What does it mean to be financially independent?
For Independence Day, I was curious to hear what financial independence means to members of different generations. Their answers reflect worries that are front-and-center at each stage of life—not to mention how we get a bit more philosophical as we age.
“To be financially independent is to be able to provide for yourself completely and care for your future without outside support. Even though I am an entrepreneur and have opened a Roth IRA, I don’t consider myself financially independent because I don’t pay for my education, clothing, or taxes (all things my parents do). Once I have a job after college or graduate school, I will be on my way to becoming financially independent.”
—Trina Anton, 17, student, Galveston, Tex.
Takeaway: Kudos to this precocious teen!
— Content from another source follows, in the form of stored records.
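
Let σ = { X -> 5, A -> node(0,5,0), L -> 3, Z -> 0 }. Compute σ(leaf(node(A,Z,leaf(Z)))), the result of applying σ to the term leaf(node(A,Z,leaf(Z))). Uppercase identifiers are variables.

leaf(node(node(0,5,0),0,leaf(0)))

Replace each occurrence of A with node(0,5,0).
Replace each occurrence of Z with 0.
Result: leaf(node(node(0,5,0),0,leaf(0))).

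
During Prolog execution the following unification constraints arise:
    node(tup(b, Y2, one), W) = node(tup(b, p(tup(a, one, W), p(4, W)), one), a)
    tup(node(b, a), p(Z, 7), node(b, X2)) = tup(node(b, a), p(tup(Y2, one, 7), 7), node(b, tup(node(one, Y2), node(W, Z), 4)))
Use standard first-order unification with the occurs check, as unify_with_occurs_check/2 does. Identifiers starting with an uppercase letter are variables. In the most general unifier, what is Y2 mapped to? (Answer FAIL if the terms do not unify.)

Decompose node/2: tup(b, Y2, one) = tup(b, p(tup(a, one, W), p(4, W)), one),  W = a.
Decompose tup/3: b = b,  Y2 = p(tup(a, one, W), p(4, W)),  one = one.
Delete trivial equation b = b.
Bind Y2 := p(tup(a, one, W), p(4, W)); substituting into the one remaining equation that mentions Y2 gives: tup(node(b, a), p(Z, 7), node(b, X2)) = tup(node(b, a), p(tup(p(tup(a, one, W), p(4, W)), one, 7), 7), node(b, tup(node(one, p(tup(a, one, W), p(4, W))), node(W, Z), 4))).
Delete trivial equation one = one.
Bind W := a; substituting into the remaining equation gives: tup(node(b, a), p(Z, 7), node(b, X2)) = tup(node(b, a), p(tup(p(tup(a, one, a), p(4, a)), one, 7), 7), node(b, tup(node(one, p(tup(a, one, a), p(4, a))), node(a, Z), 4))). Substituting into the earlier binding gives Y2 := p(tup(a, one, a), p(4, a)).
Decompose tup/3: node(b, a) = node(b, a),  p(Z, 7) = p(tup(p(tup(a, one, a), p(4, a)), one, 7), 7),  node(b, X2) = node(b, tup(node(one, p(tup(a, one, a), p(4, a))), node(a, Z), 4)).
Delete trivial equation node(b, a) = node(b, a).
Decompose p/2: Z = tup(p(tup(a, one, a), p(4, a)), one, 7),  7 = 7.
Bind Z := tup(p(tup(a, one, a), p(4, a)), one, 7); substituting into the one remaining equation that mentions Z gives: node(b, X2) = node(b, tup(node(one, p(tup(a, one, a), p(4, a))), node(a, tup(p(tup(a, one, a), p(4, a)), one, 7)), 4)).
Delete trivial equation 7 = 7.
Decompose node/2: b = b,  X2 = tup(node(one, p(tup(a, one, a), p(4, a))), node(a, tup(p(tup(a, one, a), p(4, a)), one, 7)), 4).
Delete trivial equation b = b.
Bind X2 := tup(node(one, p(tup(a, one, a), p(4, a))), node(a, tup(p(tup(a, one, a), p(4, a)), one, 7)), 4).
MGU = { Y2 -> p(tup(a, one, a), p(4, a)), W -> a, Z -> tup(p(tup(a, one, a), p(4, a)), one, 7), X2 -> tup(node(one, p(tup(a, one, a), p(4, a))), node(a, tup(p(tup(a, one, a), p(4, a)), one, 7)), 4) }, so Y2 -> p(tup(a, one, a), p(4, a)).

p(tup(a, one, a), p(4, a))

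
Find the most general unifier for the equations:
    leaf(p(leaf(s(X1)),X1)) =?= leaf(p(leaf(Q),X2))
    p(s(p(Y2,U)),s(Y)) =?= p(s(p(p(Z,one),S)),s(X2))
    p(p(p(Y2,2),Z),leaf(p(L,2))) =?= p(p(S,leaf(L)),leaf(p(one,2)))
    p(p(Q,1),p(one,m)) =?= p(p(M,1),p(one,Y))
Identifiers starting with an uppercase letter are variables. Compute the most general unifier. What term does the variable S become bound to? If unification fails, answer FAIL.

p(p(leaf(one),one),2)

Decompose leaf/1: p(leaf(s(X1)),X1) =?= p(leaf(Q),X2).
Decompose p/2: leaf(s(X1)) =?= leaf(Q),  X1 =?= X2.
Decompose leaf/1: s(X1) =?= Q.
Bind Q := s(X1); substituting into the one remaining equation that mentions Q gives: p(p(s(X1),1),p(one,m)) =?= p(p(M,1),p(one,Y)).
Bind X1 := X2; substituting into the one remaining equation that mentions X1 gives: p(p(s(X2),1),p(one,m)) =?= p(p(M,1),p(one,Y)). Substituting into the earlier binding gives Q := s(X2).
Decompose p/2: s(p(Y2,U)) =?= s(p(p(Z,one),S)),  s(Y) =?= s(X2).
Decompose s/1: p(Y2,U) =?= p(p(Z,one),S).
Decompose p/2: Y2 =?= p(Z,one),  U =?= S.
Bind Y2 := p(Z,one); substituting into the one remaining equation that mentions Y2 gives: p(p(p(p(Z,one),2),Z),leaf(p(L,2))) =?= p(p(S,leaf(L)),leaf(p(one,2))).
Bind U := S; no other remaining equation mentions U.
Decompose s/1: Y =?= X2.
Bind Y := X2; substituting into the one remaining equation that mentions Y gives: p(p(s(X2),1),p(one,m)) =?= p(p(M,1),p(one,X2)).
Decompose p/2: p(p(p(Z,one),2),Z) =?= p(S,leaf(L)),  leaf(p(L,2)) =?= leaf(p(one,2)).
Decompose p/2: p(p(Z,one),2) =?= S,  Z =?= leaf(L).
Bind S := p(p(Z,one),2); no other remaining equation mentions S. Substituting into the earlier binding gives U := p(p(Z,one),2).
Bind Z := leaf(L); no other remaining equation mentions Z. Substituting into the earlier bindings gives Y2 := p(leaf(L),one), U := p(p(leaf(L),one),2), S := p(p(leaf(L),one),2).
Decompose leaf/1: p(L,2) =?= p(one,2).
Decompose p/2: L =?= one,  2 =?= 2.
Bind L := one; no other remaining equation mentions L. Substituting into the earlier bindings gives Y2 := p(leaf(one),one), U := p(p(leaf(one),one),2), S := p(p(leaf(one),one),2), Z := leaf(one).
Delete trivial equation 2 =?= 2.
Decompose p/2: p(s(X2),1) =?= p(M,1),  p(one,m) =?= p(one,X2).
Decompose p/2: s(X2) =?= M,  1 =?= 1.
Bind M := s(X2); no other remaining equation mentions M.
Delete trivial equation 1 =?= 1.
Decompose p/2: one =?= one,  m =?= X2.
Delete trivial equation one =?= one.
Bind X2 := m. Substituting into the earlier bindings gives Q := s(m), X1 := m, Y := m, M := s(m).
MGU = { Q -> s(m), X1 -> m, Y2 -> p(leaf(one),one), U -> p(p(leaf(one),one),2), Y -> m, S -> p(p(leaf(one),one),2), Z -> leaf(one), L -> one, M -> s(m), X2 -> m }, so S -> p(p(leaf(one),one),2).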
First, she has already opened a Roth IRA to save some of her adolescent earnings, allowing compound interest to get to work on her retirement savings as early as possible. Second, she understands that achieving financial independence is a long process that won’t necessarily end the minute she gets her diploma.
“It’s not requiring any form of financial assistance from friends or family to live a life I am happy with, and to do so without racking up unreasonable debt that I may not be able to pay off in the future.”
—Gary Blankenship, 32, startup founder, Denver, Colo.
“On one level, it’s not having to rely on help from anyone, particularly parents. When I was out of college, had my first job, and was paying rent and bills with my own income—that’s the first time I felt financially independent. On another, it’s having enough money saved up to not live paycheck to paycheck—and enough to go without a job for at least six months.”
—Jarvis Saltzman, 35, nonprofit coordinator, Savannah, Ga.
Takeaway: When the initial stages of your career are in the rearview mirror and the thrill of signing your first lease wears off, bigger financial goals begin to loom. These include building an emergency fund, paying off (or avoiding) debt, or saving up to buy a car or a first home.
“Financial independence is a form of freedom, mainly from worry about the future. It’s knowing that you have a strategy in place to save and invest any extra money, and a quiet confidence that will help you manage any setbacks. It does not mean that you are necessarily rich, nor do you achieve it at a particular moment. Financial independence is a long game that you have to play every day. Have a plan for the day when you no longer have to rely on a job, where working can be a soul-enriching option rather than a soul-crushing necessity.”
—Orlando Alavarez, 47, news editor, Arcadia, Calif.
Takeaway: As you mature, good habits become ingrained in your everyday money decisions—or at least they should. After all, you’ve had practice doing this on your own for decades now. Retirement may not be on the horizon yet, but it isn’t some far-off pipe dream either. Simple, smart, and steady money moves—such as saving automatically from each paycheck, staying within your budget, and paying off that credit card in full each month—will help you get there.